NOAA: No Spring Drought Relief for California, Nevada, Oregon
Californians facing a fourth year of drought conditions — and some other parts of the West – shouldn’t count on any relief in the coming months.
In California this doesn’t bode well for chances of a mild wildfire season, and it’s not good for agriculture or water conservation efforts.
The National Oceanic and Atmospheric Administration in late-March issued its Spring Outlook forecast. It showed moderate flooding was likely in parts of the snow-bogged Eastern U.S., but the biggest concern for NOAA scientists was the persistent drought over the Western U.S.
The long-awaited El Nino finally arrived in February, but forecasters say it’s too weak and too late in the rainy season to provide much relief for California. The weather pattern failed to drench the state as it has in past episodes.
The forecast calls for drought to persist in California, Nevada and Oregon through June with the onset of the dry season in April.
“Looking forward we expect little drought relief in California and the Western U.S.,” said Jon Gottschalck, chief of the operational prediction branch at NOAA’s Climate Prediction Center.

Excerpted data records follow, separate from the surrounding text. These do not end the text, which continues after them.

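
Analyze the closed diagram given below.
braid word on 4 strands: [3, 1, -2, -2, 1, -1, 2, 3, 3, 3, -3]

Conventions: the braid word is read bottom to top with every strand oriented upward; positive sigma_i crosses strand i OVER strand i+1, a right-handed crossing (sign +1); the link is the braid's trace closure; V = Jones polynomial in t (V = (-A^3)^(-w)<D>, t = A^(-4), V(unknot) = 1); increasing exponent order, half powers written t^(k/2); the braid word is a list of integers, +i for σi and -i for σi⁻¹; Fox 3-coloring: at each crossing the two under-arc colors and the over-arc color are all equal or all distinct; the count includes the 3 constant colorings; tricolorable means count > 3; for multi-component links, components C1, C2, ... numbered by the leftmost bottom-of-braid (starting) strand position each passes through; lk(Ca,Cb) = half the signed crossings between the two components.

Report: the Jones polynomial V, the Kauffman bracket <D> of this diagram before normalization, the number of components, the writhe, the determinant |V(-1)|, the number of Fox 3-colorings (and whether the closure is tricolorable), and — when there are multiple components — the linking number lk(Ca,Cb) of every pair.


V(t) = t + t^3 - t^4
bracket: A^-7 - A^-3 - A^5, w = +3
1 component, writhe +3, over 11 crossings
det 3, colorings 9 of 3^11 — tricolorable
observation: det 3 = |V(-1)|; divisible by 3, so tricolorable


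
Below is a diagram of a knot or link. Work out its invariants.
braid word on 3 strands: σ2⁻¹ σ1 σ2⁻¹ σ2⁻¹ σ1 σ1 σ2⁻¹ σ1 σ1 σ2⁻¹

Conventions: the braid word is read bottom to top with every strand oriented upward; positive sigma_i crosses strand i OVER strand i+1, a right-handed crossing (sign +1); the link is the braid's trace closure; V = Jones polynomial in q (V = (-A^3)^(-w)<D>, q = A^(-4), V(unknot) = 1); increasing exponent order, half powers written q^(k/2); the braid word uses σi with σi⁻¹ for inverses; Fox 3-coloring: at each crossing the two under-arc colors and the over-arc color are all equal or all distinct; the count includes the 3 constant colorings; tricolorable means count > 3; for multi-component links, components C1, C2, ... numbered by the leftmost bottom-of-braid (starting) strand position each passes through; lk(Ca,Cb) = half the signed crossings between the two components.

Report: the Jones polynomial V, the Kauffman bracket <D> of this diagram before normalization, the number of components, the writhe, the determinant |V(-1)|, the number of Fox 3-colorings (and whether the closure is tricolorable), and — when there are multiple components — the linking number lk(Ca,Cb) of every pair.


Jones polynomial: V(q) = -q^-5 + 3q^-4 - 7q^-3 + 10q^-2 - 12q^-1 + 15 - 12q + 10q^2 - 7q^3 + 3q^4 - q^5
<D> = -A^-20 + 3A^-16 - 7A^-12 + 10A^-8 - 12A^-4 + 15 - 12A^4 + 10A^8 - 7A^12 + 3A^16 - A^20; writhe 0
components 1, writhe 0 (10 crossings)
3-colorings: 27 of 3^10, det 81 — tricolorable
note: |V(-1)| = 81: so tricolorable, since 3 divides 81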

The lack of precipitation will likely yield an “early and active wildfire season,” put stress on crops, and expand on water conversation measures being enforced in California, Gottschalck said.
California Gov. Jerry Brown has called for stricter water control measure and the California State Water Resources Control Board set fines of up to $500 a day for residential and business property owners for over-watering lawns.

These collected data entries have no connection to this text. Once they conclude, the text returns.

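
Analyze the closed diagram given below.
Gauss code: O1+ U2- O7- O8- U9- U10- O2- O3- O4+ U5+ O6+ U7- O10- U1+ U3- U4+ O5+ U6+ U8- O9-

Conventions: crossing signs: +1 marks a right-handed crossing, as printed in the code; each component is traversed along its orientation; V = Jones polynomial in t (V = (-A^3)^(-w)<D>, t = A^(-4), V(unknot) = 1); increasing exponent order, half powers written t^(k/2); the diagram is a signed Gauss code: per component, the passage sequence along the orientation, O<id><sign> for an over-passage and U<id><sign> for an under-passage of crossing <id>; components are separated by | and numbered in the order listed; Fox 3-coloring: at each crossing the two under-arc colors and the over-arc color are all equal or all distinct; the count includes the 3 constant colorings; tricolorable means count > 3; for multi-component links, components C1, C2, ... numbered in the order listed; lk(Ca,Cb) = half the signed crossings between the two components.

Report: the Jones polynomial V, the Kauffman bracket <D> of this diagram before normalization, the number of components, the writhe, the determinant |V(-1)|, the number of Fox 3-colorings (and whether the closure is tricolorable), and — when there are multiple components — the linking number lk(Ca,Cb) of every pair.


V(t) = -t^-5 + t^-4 - t^-3 + 2t^-2 - t^-1 + 2 - t
bracket: -A^-10 + 2A^-6 - A^-2 + 2A^2 - A^6 + A^10 - A^14, w = -2
1 component, writhe -2, over 10 crossings
det 9, colorings 9 of 3^10 — tricolorable
observation: det 9 = |V(-1)|; divisible by 3, so tricolorable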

A NASA scientist in an op-ed in the LA Times in mid-March said the state had one year of water supply left, noting that the usually wet month of January was the driest on record since data began being gathered in 1895.
Water supply outlooks in the Western U.S. range from near normal in the Pacific Northwest, Northern Rockies, and Upper Colorado, to much below normal in California, the Southern Rockies, and portions of the Great Basin.
The chances for above-average temperatures are good this spring across the Far West, northern Rockies, and northern Plains eastward to include parts of the western Great Lakes, and for all of Alaska, according to the forecast.